He has been described as “the worst kind of businessman,” but we now know that industrialist Moritz Hochschild also stored up to 20,000 Jews from the Nazis.
Moritz Hochschild was always on the move. In the early 1930s, he was discovered in the wonderful hotels of London, New York or Paris, or on the back of a mule, traveling the rugged roads of the mountains in search of the mineral veins of the Bolivian Andes. It was one of those trips to a remote mountain village, according to the legend of a circle of relatives, that the rich miner found here through a drawing of a local boy. The tycoon discovered the parody so funny that he decided to fund a scholarship for the artist to study drawing in Paris.
Hochschild can simply laugh at his expense. His sensible risk-taking made him one of the richest men in South America in the early twentieth century and gained him notoriety as one of Bolivia’s 3 “tin barons. “The trio, Hochschild, Simón Patiño and Oxford graduate Carlos Aramayo, had made their fortune in the Bolivian tin trade, which during the early part of the twentieth century was at the peak of demand for portions of airplanes and cans, and accounted for more than a portion of the country’s export earnings.
The barons were seen as a cartel: “a circle of oligarchs who negotiated with each other and had more strength than the state,” Bolivian historian Robert Brockmann told me. Tin was Bolivia’s main mineral export in the 1930s, and tin barons controlled 72%. of the country’s tin exports, paying only 3% of its profits to the government. The 3 mining barons are the most productive known for their ostentatious wealth, their influence on Bolivian politics and the exploitation of miners. “[Hochschild] a ruthless businessman; the toughest of the 3,” Edgar Ramirez, a former union organizer and archivist, told me. “The Bolivian president was looking to shoot him.
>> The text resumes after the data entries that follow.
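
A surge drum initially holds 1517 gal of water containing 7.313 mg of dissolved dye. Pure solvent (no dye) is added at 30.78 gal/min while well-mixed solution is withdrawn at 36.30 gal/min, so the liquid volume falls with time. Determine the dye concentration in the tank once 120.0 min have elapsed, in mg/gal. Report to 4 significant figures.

Let m(t) be the amount of dye. Volume: V(t) = V₀ + (Q_in − Q_out) t = 1517 − 5.52000 t; V(120.0) = 854.600 gal.
Species balance (pure solvent in): dm/dt = −Q_out · m/V(t).
dm/m = −Q_out dt/(V₀ − 5.52000 t); integrating gives ln(m/m₀) = −(Q_out/(Q_in−Q_out)) ln(V/V₀).
m = m₀ (V₀/V)^(Q_out/(Q_in−Q_out)) = 7.313 × (1517/854.600)^(-6.57609) = 0.167952 mg.
C = m/V = 0.167952/854.600 = 0.000196527 mg/gal.

0.0001965 mg/gal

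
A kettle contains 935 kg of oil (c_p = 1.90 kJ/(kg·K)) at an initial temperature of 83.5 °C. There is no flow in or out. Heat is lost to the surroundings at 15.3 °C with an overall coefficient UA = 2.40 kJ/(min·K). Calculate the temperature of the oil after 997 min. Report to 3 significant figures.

33.0 °C

Unsteady energy balance on the tank contents: M c_p dT/dt = −UA(T − T_amb).
dT/dt = (T_ss − T)/τ with T_ss = T_amb = 15.300 °C, τ = M c_p/UA = 935·1.90/2.40 = 740.21 min.
This is linear first-order; T(t) = T_ss + (T₀ − T_ss) e^(−t/τ).
T(997) = 15.300 + (68.200)·0.26004 = 33.035 °C.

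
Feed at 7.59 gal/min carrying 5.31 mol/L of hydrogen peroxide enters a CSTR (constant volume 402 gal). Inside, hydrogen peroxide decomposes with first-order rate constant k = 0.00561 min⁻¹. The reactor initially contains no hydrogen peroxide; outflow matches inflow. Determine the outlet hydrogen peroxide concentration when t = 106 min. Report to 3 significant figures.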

Hochschild, the youngest “baron” of several decades, was the only one who was not a Bolivian citizen. A middle-class German Jew born in 1881 in Biblis, a small town south of Frankfurt, Hochschild sought his fortune in Australia and Chile. before World War I, returning to South America as soon as the war ended to build his metallurgical and mining empire. During the 1930s and 1940s, Bolivia was swept away by waves of social unrest. imprisoned twice and threatened with execution. He escaped from his life, but fled into exile. As the country hurtled toward the 1952 National Revolution, one of its columnists, Augusto Cespedes, called Hochschild a “great pirate of mining finance. “”
But since then evidence has emerged that has forced Bolivia to reevaluate its view of Moritz, known as “Mauricio” Hochschild. that had taken over all of Bolivia’s mines when the industry was nationalized after the 1952 revolution. Documents from Hochschild corporations were stacked in boxes, filled into barrels, or thrown outside, exposed to the elements. Bolivia’s Library of Congress identified the former price of the archives and a team was hired to organize the documents under the direction of Edgar Ramirez and historian Carola Campos, who is now the archive’s director.